The first thing to note is that document schemas are only a portion of what a service provider has to offer consumers to enable them to exploit its functionality. We call the sum total of these externalized exploitation points the provider contract.
Provider contracts
A provider contract expresses a service provider’s business function capabilities in terms of the set of exportable elements necessary to support that functionality. From a service evolution point of view, a contract is a container for a set of exportable business function elements. A non-normative list of these elements includes:
• Document schemas: We’ve already discussed document schemas in some detail. Next to interfaces, document schemas are the parts of a provider contract most likely to change as the service evolves; but perhaps because of this, they’re also the parts we have most experience of imbuing with service evolution strategies such as extension points and document tree path assertions.
• Interfaces: In their simplest form, service provider interfaces comprise the set of exportable operation signatures a consumer can exploit to drive the behaviour of a provider. Message-oriented systems typically export relatively simple operation signatures and push the business intelligence into the messages they exchange. In a message-oriented system, received messages drive endpoint behaviour according to semantics encoded in the message header or payload. RPC-like services, on the other hand, encode more of their business semantics in their operation signatures. Either way, consumers depend on some portion of a provider’s interface to realise business value, and in consequence we must account for interface consumption when evolving our service landscape.
• Conversations: Service providers and consumers exchange messages in conversations that compose one or more message exchange patterns such as request-response and fire-and-forget. Over the course of a conversation a consumer may expect the provider to externalise some state particular to the interaction in the messages that it sends and receives. For example, a hotel reservation service might offer consumers the ability to reserve a room at the outset of a conversation and to confirm the booking and make a deposit in subsequent message exchanges. The consumer here might reasonably expect the service to “remember” the details of the reservation when engaging in these follow-on exchanges, rather than demand the parties repeat the entire conversation at each step in the process. As a service evolves, the set of conversational gambits available to provider and consumer might change. Conversations are thus candidates for being considered part of a provider contract.
• Policy: Besides exporting document schemas, interfaces and conversations, service providers may declare and enforce specific usage requirements that govern how the other elements of the contract can be realised. Most commonly, these requirements relate to the security and transactional contexts in which a consumer can exploit a provider’s functionality. The web services stack typically expresses this policy framework using the WS-Policy generic model plus additional domain-specific policy languages such as WS-SecurityPolicy, but in the context of our considering policies as candidates for being included in a provider contract, our definition of policy is specification and implementation agnostic.

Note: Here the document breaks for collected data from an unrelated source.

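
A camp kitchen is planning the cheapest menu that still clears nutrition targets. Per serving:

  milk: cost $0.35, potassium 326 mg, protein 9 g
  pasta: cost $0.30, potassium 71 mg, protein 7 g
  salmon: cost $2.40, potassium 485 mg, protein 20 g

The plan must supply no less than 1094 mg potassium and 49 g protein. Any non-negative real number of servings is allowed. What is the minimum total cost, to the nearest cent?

$1.91

Check every corner: each single food scaled to meet both minima, and each pair solved so both constraints bind.
milk only: max(1094/326, 49/9) = 5.444 servings → $1.91.
pasta only: max(1094/71, 49/7) = 15.41 servings → $4.62.
salmon only: max(1094/485, 49/20) = 2.45 servings → $5.88.
milk + pasta with both tight: 2.544 servings and 3.73 servings → $2.01.
milk + salmon with both targets exact would need a negative amount; discard.
pasta + salmon with both tight: 0.9544 servings and 2.116 servings → $5.36.
The minimum over all feasible corners is $1.91.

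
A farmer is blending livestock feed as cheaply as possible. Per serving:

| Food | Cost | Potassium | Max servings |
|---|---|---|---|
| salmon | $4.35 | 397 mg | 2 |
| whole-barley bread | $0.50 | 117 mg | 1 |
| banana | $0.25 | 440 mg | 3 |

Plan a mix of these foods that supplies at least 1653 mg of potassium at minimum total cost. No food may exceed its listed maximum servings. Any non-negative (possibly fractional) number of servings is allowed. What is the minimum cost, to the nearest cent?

Cost per mg of potassium: banana $0.0006, whole-barley bread $0.0043, salmon $0.0110.
Take 3 servings of banana: +1320.0 mg potassium for $0.75 (total $0.75, still need 333.0 mg).
Take 1 serving of whole-barley bread: +117.0 mg potassium for $0.50 (total $1.25, still need 216.0 mg).
Take 0.5441 servings of salmon: +216.0 mg potassium for $2.37 (total $3.62, still need 0.0 mg).
Greedy by cheapest-per-mg is optimal for a single linear constraint, so the minimum cost is $3.62.

$3.62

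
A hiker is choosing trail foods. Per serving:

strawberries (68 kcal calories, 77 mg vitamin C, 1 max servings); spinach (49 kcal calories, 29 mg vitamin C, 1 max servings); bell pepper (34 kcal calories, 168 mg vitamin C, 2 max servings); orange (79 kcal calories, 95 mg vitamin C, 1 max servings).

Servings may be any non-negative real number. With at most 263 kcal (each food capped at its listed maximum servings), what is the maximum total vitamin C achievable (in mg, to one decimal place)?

536.4 mg

Vitamin C per kcal: bell pepper 4.941, orange 1.203, strawberries 1.132, spinach 0.5918.
Take 2 servings of bell pepper: uses 68 kcal, +336.0 mg vitamin C (running total 336.0 mg).
Take 1 serving of orange: uses 79 kcal, +95.0 mg vitamin C (running total 431.0 mg).
Take 1 serving of strawberries: uses 68 kcal, +77.0 mg vitamin C (running total 508.0 mg).
Take 0.9796 servings of spinach: uses 48 kcal, +28.4 mg vitamin C (running total 536.4 mg).
Filling greedily by vitamin C-per-kcal is optimal for one linear limit, giving 536.4 mg.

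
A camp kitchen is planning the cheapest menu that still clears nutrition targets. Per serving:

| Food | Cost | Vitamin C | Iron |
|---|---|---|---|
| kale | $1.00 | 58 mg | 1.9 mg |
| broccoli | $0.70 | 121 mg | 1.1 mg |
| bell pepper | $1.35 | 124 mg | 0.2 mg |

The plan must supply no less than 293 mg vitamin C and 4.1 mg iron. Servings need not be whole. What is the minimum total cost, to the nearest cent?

Two binding constraints pin down two serving amounts, so the optimal mix uses at most two foods. The candidates are each food alone (scaled to the tighter of vitamin C/iron) and each pair with both constraints tight.
kale only: max(293/58, 4.1/1.9) = 5.052 servings → $5.05.
broccoli only: max(293/121, 4.1/1.1) = 3.727 servings → $2.61.
bell pepper only: max(293/124, 4.1/0.2) = 20.5 servings → $27.68.
kale + broccoli with both tight: 1.046 servings and 1.92 servings → $2.39.
kale + bell pepper with both tight: 2.008 servings and 1.424 servings → $3.93.
broccoli + bell pepper: the both-tight solution has a negative serving — not a feasible corner.
So the least-cost plan costs $2.39.

$2.39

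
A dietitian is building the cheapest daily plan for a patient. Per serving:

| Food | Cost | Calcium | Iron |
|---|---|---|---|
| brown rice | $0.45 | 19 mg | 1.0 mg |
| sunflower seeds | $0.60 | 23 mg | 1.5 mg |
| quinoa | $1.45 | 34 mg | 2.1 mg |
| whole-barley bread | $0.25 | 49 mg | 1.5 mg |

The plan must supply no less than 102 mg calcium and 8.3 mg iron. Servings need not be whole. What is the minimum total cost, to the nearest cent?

The cheapest plan sits at a corner of the feasible region — with two constraints it uses at most two foods.
brown rice only: max(102/19, 8.3/1.0) = 8.3 servings → $3.73.
sunflower seeds only: max(102/23, 8.3/1.5) = 5.533 servings → $3.32.
quinoa only: max(102/34, 8.3/2.1) = 3.952 servings → $5.73.
whole-barley bread only: max(102/49, 8.3/1.5) = 5.533 servings → $1.38.
brown rice + sunflower seeds with both targets exact would need a negative amount; discard.
brown rice + quinoa with both targets exact would need a negative amount; discard.
brown rice + whole-barley bread with both targets exact would need a negative amount; discard.
sunflower seeds + quinoa: intersection lies outside the first quadrant.
sunflower seeds + whole-barley bread with both targets exact would need a negative amount; discard.
quinoa + whole-barley bread: the both-tight solution has a negative serving — not a feasible corner.
So the least-cost plan costs $1.38.

$1.38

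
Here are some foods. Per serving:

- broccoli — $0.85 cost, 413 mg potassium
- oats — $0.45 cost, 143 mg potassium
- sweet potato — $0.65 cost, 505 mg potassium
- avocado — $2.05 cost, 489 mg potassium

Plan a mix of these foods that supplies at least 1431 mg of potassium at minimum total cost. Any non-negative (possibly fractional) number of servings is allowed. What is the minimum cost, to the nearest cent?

$1.84

Cost per mg of potassium: sweet potato $0.0013, broccoli $0.0021, oats $0.0031, avocado $0.0042.
With no serving limits, use only sweet potato: 1431 mg / 505 mg = 2.834 servings × $0.65 = $1.84.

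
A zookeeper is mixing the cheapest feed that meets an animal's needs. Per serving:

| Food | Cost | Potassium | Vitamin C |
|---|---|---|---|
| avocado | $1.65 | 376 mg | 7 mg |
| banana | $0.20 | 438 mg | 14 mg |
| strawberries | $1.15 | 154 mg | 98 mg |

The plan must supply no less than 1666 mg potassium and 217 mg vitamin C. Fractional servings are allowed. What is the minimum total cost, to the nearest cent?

$2.66

At the optimum either one food covers both requirements or two foods hit both targets exactly; no other combination can be cheaper.
avocado only: max(1666/376, 217/7) = 31 servings → $51.15.
banana only: max(1666/438, 217/14) = 15.5 servings → $3.10.
strawberries only: max(1666/154, 217/98) = 10.82 servings → $12.44.
avocado + banana with both targets exact would need a negative amount; discard.
avocado + strawberries with both tight: 3.63 servings and 1.955 servings → $8.24.
banana + strawberries with both tight: 3.185 servings and 1.759 servings → $2.66.
The minimum over all feasible corners is $2.66.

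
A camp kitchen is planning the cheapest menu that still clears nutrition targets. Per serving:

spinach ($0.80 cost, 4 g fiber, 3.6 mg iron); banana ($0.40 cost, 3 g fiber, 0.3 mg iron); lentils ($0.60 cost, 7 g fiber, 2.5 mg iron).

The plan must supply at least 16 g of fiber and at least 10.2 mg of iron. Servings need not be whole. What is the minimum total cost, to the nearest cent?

A basic optimal solution has at most two foods positive. Try each food alone and each pair with both targets met exactly.
spinach only: max(16/4, 10.2/3.6) = 4 servings → $3.20.
banana only: max(16/3, 10.2/0.3) = 34 servings → $13.60.
lentils only: max(16/7, 10.2/2.5) = 4.08 servings → $2.45.
spinach + banana with both tight: 2.688 servings and 1.75 servings → $2.85.
spinach + lentils with both tight: 2.066 servings and 1.105 servings → $2.32.
banana + lentils: intersection lies outside the first quadrant.
Cheapest feasible corner: $2.32.

$2.32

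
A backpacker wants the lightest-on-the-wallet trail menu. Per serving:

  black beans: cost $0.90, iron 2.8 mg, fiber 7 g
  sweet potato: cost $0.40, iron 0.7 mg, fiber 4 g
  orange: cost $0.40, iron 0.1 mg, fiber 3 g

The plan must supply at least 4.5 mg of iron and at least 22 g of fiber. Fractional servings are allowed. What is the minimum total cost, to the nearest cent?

For a min-cost LP with two ≥-constraints, a basic feasible solution has at most two positive variables.
black beans only: max(4.5/2.8, 22/7) = 3.143 servings → $2.83.
sweet potato only: max(4.5/0.7, 22/4) = 6.429 servings → $2.57.
orange only: max(4.5/0.1, 22/3) = 45 servings → $18.00.
black beans + sweet potato with both tight: 0.4127 servings and 4.778 servings → $2.28.
black beans + orange with both tight: 1.468 servings and 3.909 servings → $2.88.
sweet potato + orange: intersection lies outside the first quadrant.
So the least-cost plan costs $2.28.

$2.28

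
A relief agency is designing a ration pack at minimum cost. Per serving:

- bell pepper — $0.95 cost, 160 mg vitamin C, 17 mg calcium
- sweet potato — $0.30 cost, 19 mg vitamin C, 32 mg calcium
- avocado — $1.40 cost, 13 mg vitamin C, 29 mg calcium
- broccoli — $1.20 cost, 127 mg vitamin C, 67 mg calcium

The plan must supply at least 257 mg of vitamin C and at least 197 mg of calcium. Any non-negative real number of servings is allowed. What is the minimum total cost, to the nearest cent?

A basic optimal solution has at most two foods positive. Try each food alone and each pair with both targets met exactly.
bell pepper only: max(257/160, 197/17) = 11.59 servings → $11.01.
sweet potato only: max(257/19, 197/32) = 13.53 servings → $4.06.
avocado only: max(257/13, 197/29) = 19.77 servings → $27.68.
broccoli only: max(257/127, 197/67) = 2.94 servings → $3.53.
bell pepper + sweet potato with both tight: 0.9341 servings and 5.66 servings → $2.59.
bell pepper + avocado with both tight: 1.107 servings and 6.144 servings → $9.65.
bell pepper + broccoli: intersection lies outside the first quadrant.
sweet potato + avocado: the both-tight solution has a negative serving — not a feasible corner.
sweet potato + broccoli with both tight: 2.795 servings and 1.606 servings → $2.77.
avocado + broccoli with both tight: 2.774 servings and 1.74 servings → $5.97.
So the least-cost plan costs $2.59.

$2.59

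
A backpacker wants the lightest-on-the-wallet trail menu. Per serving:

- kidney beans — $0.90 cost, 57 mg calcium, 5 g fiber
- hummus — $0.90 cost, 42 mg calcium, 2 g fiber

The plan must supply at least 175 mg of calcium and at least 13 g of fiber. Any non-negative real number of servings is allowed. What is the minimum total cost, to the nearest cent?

Two binding constraints pin down two serving amounts, so the optimal mix uses at most two foods. The candidates are each food alone (scaled to the tighter of calcium/fiber) and each pair with both constraints tight.
kidney beans only: max(175/57, 13/5) = 3.07 servings → $2.76.
hummus only: max(175/42, 13/2) = 6.5 servings → $5.85.
kidney beans + hummus with both tight: 2.042 servings and 1.396 servings → $3.09.
So the least-cost plan costs $2.76.

$2.76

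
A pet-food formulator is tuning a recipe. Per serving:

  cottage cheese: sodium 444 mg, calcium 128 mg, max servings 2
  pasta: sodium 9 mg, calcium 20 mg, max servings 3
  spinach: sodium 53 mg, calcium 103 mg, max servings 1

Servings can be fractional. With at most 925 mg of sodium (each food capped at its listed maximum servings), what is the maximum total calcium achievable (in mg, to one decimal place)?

Calcium per mg sodium: pasta 2.222, spinach 1.943, cottage cheese 0.2883.
Take 3 servings of pasta: uses 27 mg sodium, +60.0 mg calcium (running total 60.0 mg).
Take 1 serving of spinach: uses 53 mg sodium, +103.0 mg calcium (running total 163.0 mg).
Take 1.903 servings of cottage cheese: uses 845 mg sodium, +243.6 mg calcium (running total 406.6 mg).
Greedy by best ratio exhausts the sodium allowance optimally: 406.6 mg.

406.6 mg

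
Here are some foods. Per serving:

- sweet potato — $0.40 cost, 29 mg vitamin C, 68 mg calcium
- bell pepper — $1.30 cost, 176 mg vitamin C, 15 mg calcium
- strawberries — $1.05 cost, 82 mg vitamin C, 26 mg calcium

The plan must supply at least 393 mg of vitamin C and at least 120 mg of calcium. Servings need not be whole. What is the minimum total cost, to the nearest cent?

Compare the cost at each extreme point of the feasible region.
sweet potato only: max(393/29, 120/68) = 13.55 servings → $5.42.
bell pepper only: max(393/176, 120/15) = 8 servings → $10.40.
strawberries only: max(393/82, 120/26) = 4.793 servings → $5.03.
sweet potato + bell pepper with both tight: 1.32 servings and 2.015 servings → $3.15.
sweet potato + strawberries: intersection lies outside the first quadrant.
bell pepper + strawberries with both tight: 0.113 servings and 4.55 servings → $4.92.
So the least-cost plan costs $3.15.

$3.15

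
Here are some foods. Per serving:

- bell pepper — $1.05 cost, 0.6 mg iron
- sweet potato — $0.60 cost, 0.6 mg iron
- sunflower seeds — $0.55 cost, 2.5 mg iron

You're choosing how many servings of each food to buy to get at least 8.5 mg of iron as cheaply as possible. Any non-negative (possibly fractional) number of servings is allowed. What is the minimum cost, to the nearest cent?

$1.87

Cost per mg of iron: sunflower seeds $0.2200, sweet potato $1.0000, bell pepper $1.7500.
With no serving limits, use only sunflower seeds: 8.5 mg / 2.5 mg = 3.4 servings × $0.55 = $1.87.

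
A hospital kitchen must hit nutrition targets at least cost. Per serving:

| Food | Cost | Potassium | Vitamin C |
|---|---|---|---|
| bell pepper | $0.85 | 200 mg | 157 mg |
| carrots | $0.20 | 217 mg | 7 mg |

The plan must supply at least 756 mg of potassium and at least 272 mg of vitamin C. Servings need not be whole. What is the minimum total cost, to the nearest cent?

$1.79

Two binding constraints pin down two serving amounts, so the optimal mix uses at most two foods. The candidates are each food alone (scaled to the tighter of potassium/vitamin C) and each pair with both constraints tight.
bell pepper only: max(756/200, 272/157) = 3.78 servings → $3.21.
carrots only: max(756/217, 272/7) = 38.86 servings → $7.77.
bell pepper + carrots with both tight: 1.645 servings and 1.968 servings → $1.79.
So the least-cost plan costs $1.79.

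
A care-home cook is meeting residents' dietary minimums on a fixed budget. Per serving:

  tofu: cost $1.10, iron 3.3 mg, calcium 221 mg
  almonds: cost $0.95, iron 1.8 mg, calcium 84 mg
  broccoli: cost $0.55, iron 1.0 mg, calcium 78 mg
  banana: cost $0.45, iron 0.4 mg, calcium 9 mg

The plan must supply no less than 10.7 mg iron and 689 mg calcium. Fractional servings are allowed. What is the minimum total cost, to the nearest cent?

Two binding constraints pin down two serving amounts, so the optimal mix uses at most two foods. The candidates are each food alone (scaled to the tighter of iron/calcium) and each pair with both constraints tight.
tofu only: max(10.7/3.3, 689/221) = 3.242 servings → $3.57.
almonds only: max(10.7/1.8, 689/84) = 8.202 servings → $7.79.
broccoli only: max(10.7/1.0, 689/78) = 10.7 servings → $5.88.
banana only: max(10.7/0.4, 689/9) = 76.56 servings → $34.45.
tofu + almonds with both tight: 2.831 servings and 0.7546 servings → $3.83.
tofu + broccoli: the both-tight solution has a negative serving — not a feasible corner.
tofu + banana with both tight: 3.055 servings and 1.55 servings → $4.06.
almonds + broccoli with both tight: 2.582 servings and 6.053 servings → $5.78.
almonds + banana with both targets exact would need a negative amount; discard.
broccoli + banana with both tight: 8.077 servings and 6.559 servings → $7.39.
The minimum over all feasible corners is $3.57.

$3.57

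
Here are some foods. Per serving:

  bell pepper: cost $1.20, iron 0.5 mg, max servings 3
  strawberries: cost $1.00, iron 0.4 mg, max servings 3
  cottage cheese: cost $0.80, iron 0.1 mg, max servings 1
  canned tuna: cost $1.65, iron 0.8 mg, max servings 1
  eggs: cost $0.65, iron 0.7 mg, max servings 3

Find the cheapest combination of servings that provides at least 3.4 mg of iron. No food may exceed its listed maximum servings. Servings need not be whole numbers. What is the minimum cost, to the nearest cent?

$4.80

Cost per mg of iron: eggs $0.9286, canned tuna $2.0625, bell pepper $2.4000, strawberries $2.5000, cottage cheese $8.0000.
Take 3 servings of eggs: +2.1 mg iron for $1.95 (total $1.95, still need 1.3 mg).
Take 1 serving of canned tuna: +0.8 mg iron for $1.65 (total $3.60, still need 0.5 mg).
Take 1 serving of bell pepper: +0.5 mg iron for $1.20 (total $4.80, still need 0.0 mg).
Greedy by cheapest-per-mg is optimal for a single linear constraint, so the minimum cost is $4.80.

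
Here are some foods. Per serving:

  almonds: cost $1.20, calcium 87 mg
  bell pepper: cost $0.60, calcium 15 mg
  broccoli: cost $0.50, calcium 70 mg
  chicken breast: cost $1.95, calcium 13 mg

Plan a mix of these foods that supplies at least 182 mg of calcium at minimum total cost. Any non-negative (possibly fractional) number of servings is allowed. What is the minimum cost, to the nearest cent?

Cost per mg of calcium: broccoli $0.0071, almonds $0.0138, bell pepper $0.0400, chicken breast $0.1500.
With no serving limits, use only broccoli: 182 mg / 70 mg = 2.6 servings × $0.50 = $1.30.

$1.30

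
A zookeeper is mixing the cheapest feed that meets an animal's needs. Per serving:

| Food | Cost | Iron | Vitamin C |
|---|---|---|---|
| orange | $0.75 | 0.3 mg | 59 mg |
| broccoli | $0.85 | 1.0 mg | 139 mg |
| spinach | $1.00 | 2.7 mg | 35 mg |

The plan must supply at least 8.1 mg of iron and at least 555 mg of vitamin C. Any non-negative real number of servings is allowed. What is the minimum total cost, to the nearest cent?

$4.71

This is a tiny linear program; its minimum lies at a vertex of the feasible set. List the vertices and price them.
orange only: max(8.1/0.3, 555/59) = 27 servings → $20.25.
broccoli only: max(8.1/1.0, 555/139) = 8.1 servings → $6.88.
spinach only: max(8.1/2.7, 555/35) = 15.86 servings → $15.86.
orange + broccoli: intersection lies outside the first quadrant.
orange + spinach with both tight: 8.165 servings and 2.093 servings → $8.22.
broccoli + spinach with both tight: 3.57 servings and 1.678 servings → $4.71.
The minimum over all feasible corners is $4.71.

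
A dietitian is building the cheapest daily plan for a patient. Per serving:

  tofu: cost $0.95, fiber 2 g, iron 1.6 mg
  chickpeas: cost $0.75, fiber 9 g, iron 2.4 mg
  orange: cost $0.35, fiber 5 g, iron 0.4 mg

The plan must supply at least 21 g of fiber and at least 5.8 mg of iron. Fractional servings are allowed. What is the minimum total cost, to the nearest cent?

$1.81

Compare the cost at each extreme point of the feasible region.
tofu only: max(21/2, 5.8/1.6) = 10.5 servings → $9.97.
chickpeas only: max(21/9, 5.8/2.4) = 2.417 servings → $1.81.
orange only: max(21/5, 5.8/0.4) = 14.5 servings → $5.08.
tofu + chickpeas with both tight: 0.1875 servings and 2.292 servings → $1.90.
tofu + orange with both tight: 2.861 servings and 3.056 servings → $3.79.
chickpeas + orange with both targets exact would need a negative amount; discard.
Cheapest feasible corner: $1.81.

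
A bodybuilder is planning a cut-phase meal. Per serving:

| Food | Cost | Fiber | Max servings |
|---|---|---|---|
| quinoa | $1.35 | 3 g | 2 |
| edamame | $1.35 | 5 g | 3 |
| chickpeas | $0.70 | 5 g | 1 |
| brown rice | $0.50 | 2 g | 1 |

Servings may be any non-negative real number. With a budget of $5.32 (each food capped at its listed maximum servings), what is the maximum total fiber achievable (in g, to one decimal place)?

Fiber per dollar: chickpeas 7.143, brown rice 4, edamame 3.704, quinoa 2.222.
Take 1 serving of chickpeas: spends $0.70, +5.0 g fiber (running total 5.0 g).
Take 1 serving of brown rice: spends $0.50, +2.0 g fiber (running total 7.0 g).
Take 3 servings of edamame: spends $4.05, +15.0 g fiber (running total 22.0 g).
Take 0.05185 servings of quinoa: spends $0.07, +0.2 g fiber (running total 22.2 g).
Greedy by best ratio exhausts the cost allowance optimally: 22.2 g.

22.2 g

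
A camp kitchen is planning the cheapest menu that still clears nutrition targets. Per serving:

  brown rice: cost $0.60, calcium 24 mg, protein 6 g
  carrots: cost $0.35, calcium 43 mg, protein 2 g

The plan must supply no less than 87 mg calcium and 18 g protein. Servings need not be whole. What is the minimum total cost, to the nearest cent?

This is a tiny linear program; its minimum lies at a vertex of the feasible set. List the vertices and price them.
brown rice only: max(87/24, 18/6) = 3.625 servings → $2.17.
carrots only: max(87/43, 18/2) = 9 servings → $3.15.
brown rice + carrots with both tight: 2.857 servings and 0.4286 servings → $1.86.
So the least-cost plan costs $1.86.

$1.86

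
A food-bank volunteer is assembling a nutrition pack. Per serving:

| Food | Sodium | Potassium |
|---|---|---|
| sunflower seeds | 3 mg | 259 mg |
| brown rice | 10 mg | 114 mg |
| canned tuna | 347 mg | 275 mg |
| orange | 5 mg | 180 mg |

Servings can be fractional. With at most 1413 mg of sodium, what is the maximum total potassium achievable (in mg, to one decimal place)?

Potassium per mg sodium: sunflower seeds 86.33, orange 36, brown rice 11.4, canned tuna 0.7925.
With no serving limits, spend the whole sodium allowance on sunflower seeds: 1413 mg / 3 mg × 259 mg = 121989.0 mg.

121989.0 mg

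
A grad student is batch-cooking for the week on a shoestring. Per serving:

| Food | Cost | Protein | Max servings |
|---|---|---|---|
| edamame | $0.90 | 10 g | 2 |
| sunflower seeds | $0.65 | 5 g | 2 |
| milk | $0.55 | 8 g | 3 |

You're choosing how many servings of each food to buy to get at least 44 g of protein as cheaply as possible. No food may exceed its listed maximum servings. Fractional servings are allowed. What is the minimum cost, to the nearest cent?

$3.45

Cost per g of protein: milk $0.0688, edamame $0.0900, sunflower seeds $0.1300.
Take 3 servings of milk: +24.0 g protein for $1.65 (total $1.65, still need 20.0 g).
Take 2 servings of edamame: +20.0 g protein for $1.80 (total $3.45, still need 0.0 g).
Greedy by cheapest-per-g is optimal for a single linear constraint, so the minimum cost is $3.45.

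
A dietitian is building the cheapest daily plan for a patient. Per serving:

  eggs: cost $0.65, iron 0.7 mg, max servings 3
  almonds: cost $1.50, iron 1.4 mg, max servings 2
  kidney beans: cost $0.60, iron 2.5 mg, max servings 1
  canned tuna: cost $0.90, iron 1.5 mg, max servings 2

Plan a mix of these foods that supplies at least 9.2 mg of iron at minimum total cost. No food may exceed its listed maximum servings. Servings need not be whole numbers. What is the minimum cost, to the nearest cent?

$6.06

Cost per mg of iron: kidney beans $0.2400, canned tuna $0.6000, eggs $0.9286, almonds $1.0714.
Take 1 serving of kidney beans: +2.5 mg iron for $0.60 (total $0.60, still need 6.7 mg).
Take 2 servings of canned tuna: +3.0 mg iron for $1.80 (total $2.40, still need 3.7 mg).
Take 3 servings of eggs: +2.1 mg iron for $1.95 (total $4.35, still need 1.6 mg).
Take 1.143 servings of almonds: +1.6 mg iron for $1.71 (total $6.06, still need 0.0 mg).
Filling from the cheapest source first is optimal under one linear minimum: $6.06.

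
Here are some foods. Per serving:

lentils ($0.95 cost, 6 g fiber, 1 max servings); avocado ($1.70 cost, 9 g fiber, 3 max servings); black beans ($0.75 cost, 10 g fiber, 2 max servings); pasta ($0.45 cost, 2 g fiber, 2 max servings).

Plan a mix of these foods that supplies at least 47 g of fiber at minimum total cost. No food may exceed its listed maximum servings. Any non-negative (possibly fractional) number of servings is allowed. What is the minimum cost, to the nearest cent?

$6.42

Cost per g of fiber: black beans $0.0750, lentils $0.1583, avocado $0.1889, pasta $0.2250.
Take 2 servings of black beans: +20.0 g fiber for $1.50 (total $1.50, still need 27.0 g).
Take 1 serving of lentils: +6.0 g fiber for $0.95 (total $2.45, still need 21.0 g).
Take 2.333 servings of avocado: +21.0 g fiber for $3.97 (total $6.42, still need 0.0 g).
Filling from the cheapest source first is optimal under one linear minimum: $6.42.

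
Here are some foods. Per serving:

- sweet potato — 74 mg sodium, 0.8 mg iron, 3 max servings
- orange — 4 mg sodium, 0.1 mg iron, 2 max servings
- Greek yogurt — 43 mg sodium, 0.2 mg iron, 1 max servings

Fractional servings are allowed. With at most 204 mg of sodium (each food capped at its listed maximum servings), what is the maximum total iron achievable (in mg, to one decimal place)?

Iron per mg sodium: orange 0.025, sweet potato 0.01081, Greek yogurt 0.004651.
Take 2 servings of orange: uses 8 mg sodium, +0.2 mg iron (running total 0.2 mg).
Take 2.649 servings of sweet potato: uses 196 mg sodium, +2.1 mg iron (running total 2.3 mg).
Greedy by best ratio exhausts the sodium allowance optimally: 2.3 mg.

2.3 mg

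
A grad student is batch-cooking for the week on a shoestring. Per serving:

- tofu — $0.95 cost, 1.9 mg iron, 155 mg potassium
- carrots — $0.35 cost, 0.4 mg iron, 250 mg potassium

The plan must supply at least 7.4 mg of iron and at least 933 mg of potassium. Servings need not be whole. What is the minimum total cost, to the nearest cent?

Compare the cost at each extreme point of the feasible region.
tofu only: max(7.4/1.9, 933/155) = 6.019 servings → $5.72.
carrots only: max(7.4/0.4, 933/250) = 18.5 servings → $6.47.
tofu + carrots with both tight: 3.576 servings and 1.515 servings → $3.93.
So the least-cost plan costs $3.93.

$3.93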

• Quality of service characteristics: The business value potential that service providers and consumers exploit is often evaluated in the context of specific quality of service characteristics such as availability, latency and throughput. We should consider these characteristics as likely constituents of a provider contract and account for them in our service evolution strategies.
• The definition of contract here is a little broader than the one we might usually offer when talking about services, but from a service evolution perspective it usefully abstracts the significant forces that impact our problem domain. That said, the definition is not meant to be exhaustive in terms of the kinds of elements a provider contract might contain: it refers simply to a logical set of exportable business function elements that are candidates for including in a service evolution strategy.
• From a logical point of view, this set of candidate elements is open, but in practice internal or external factors, such as interoperability requirements or platform limitations, may constrain the type of elements a contract can contain. For example, a contract belonging to a service that conforms to the WS-Basic profile will likely not contain policy elements.
• Notwithstanding any such constraints, the scope of a contract is determined simply by the cohesion of its member elements. A contract can contain many elements and be broad in scope, or focus narrowly on only a few, just so long as it expresses some business function capability.
How do we decide whether to include a candidate contractual element in our provider contract? We do so by asking ourselves whether any of our consumers might reasonably express one or more expectations that the business function capability encapsulated by the element continue to be satisfied throughout the service’s lifetime. We’ve already seen how consumers of our example service can express an interest in parts of the document schema exported by the service, and how they might assert that their expectations regarding this contractual element continue to be met. Thus, our document schema is part of our provider contract.